Anspruch auf ein Praktikumszeugnis
Praktika sind in der Regel unbezahlt oder werden zumindest nur sehr schlecht vergütet. Die „Bezahlung“ der Praktikanten besteht aus gesammelten Erfahrungen, die gut im Lebenslauf aussehen und für das weitere Berufsleben nützlich sind. Oft werden Praktika vom zukünftigen Arbeitgeber oder von der Universität und anderen berufsbildenden Einrichtungen gefordert. Umso wichtiger ist es, am Ende des Praktikums nicht mit leeren Händen da zu stehen, sondern ein Zeugnis oder eine Bescheinigung in den Händen zu halten.
Welche Voraussetzungen muss mein Praktikum erfüllen, damit ich ein Praktikumszeugnis bekomme?
In welcher Form Praktikanten einen Anspruch auf ein Praktikumszeugnis oder eine Praktikumsbescheinigung haben, hängt von verschiedenen Faktoren ab. Generell haben Arbeitgeber eine gesetzliche Pflicht zur Zeugniserteilung. Diese Pflicht ergibt sich aus verschiedenen Verordnungen: § 630 BGB (Bürgerliches Gesetzbuch) und § 109 GewO (Gewerbeordnung). Für kaufmännische Angestellte kommt zusätzlich § 73 HGB (Handelsgesetzbuch) zum Tragen.

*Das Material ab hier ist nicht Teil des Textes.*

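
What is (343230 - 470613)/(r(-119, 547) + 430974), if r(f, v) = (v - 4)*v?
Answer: -42461/242665 ≈ -0.17498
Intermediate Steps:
r(f, v) = v*(-4 + v) (r(f, v) = (-4 + v)*v = v*(-4 + v))
(343230 - 470613)/(r(-119, 547) + 430974) = (343230 - 470613)/(547*(-4 + 547) + 430974) = -127383/(547*543 + 430974) = -127383/(297021 + 430974) = -127383/727995 = -127383*1/727995 = -42461/242665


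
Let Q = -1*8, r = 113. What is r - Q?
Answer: 121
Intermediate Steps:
Q = -8
r - Q = 113 - 1*(-8) = 113 + 8 = 121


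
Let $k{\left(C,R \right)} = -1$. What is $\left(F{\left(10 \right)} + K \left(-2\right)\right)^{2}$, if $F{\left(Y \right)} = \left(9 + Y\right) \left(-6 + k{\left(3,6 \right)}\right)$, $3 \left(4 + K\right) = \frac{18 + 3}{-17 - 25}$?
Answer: $\frac{139876}{9} \approx 15542.0$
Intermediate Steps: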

Für Praktikanten im Sinne des Berufsbildungsgesetzes (§ 26 BBiG) ist der Anspruch auf ein Zeugnis in § 16 BBiG geregelt. Auch Praktikanten sind Arbeitnehmer. Wenn ihre Arbeitspflicht gegenüber dem Ausbildungscharakter überwiegt, greift wiederum § 109 GewO. Anspruch auf ein Zeugnis haben Praktikanten immer dann, wenn das Praktikum dazu dient „berufliche Fertigkeiten, Kenntnisse oder berufliche Erfahrungen“ zu erwerben und ein „Mindestmaß an Pflichteinbindung an den Betriebszweck“ besteht. Das bedeutet im Klartext, dass ein offizieller Rahmen vorliegen muss, also etwa eine festgelegte Praktikumsdauer etc., und dass z. B. eine Anwesenheitspflicht besteht oder die Anwesenheit für die Durchführung des Praktikums notwendig ist.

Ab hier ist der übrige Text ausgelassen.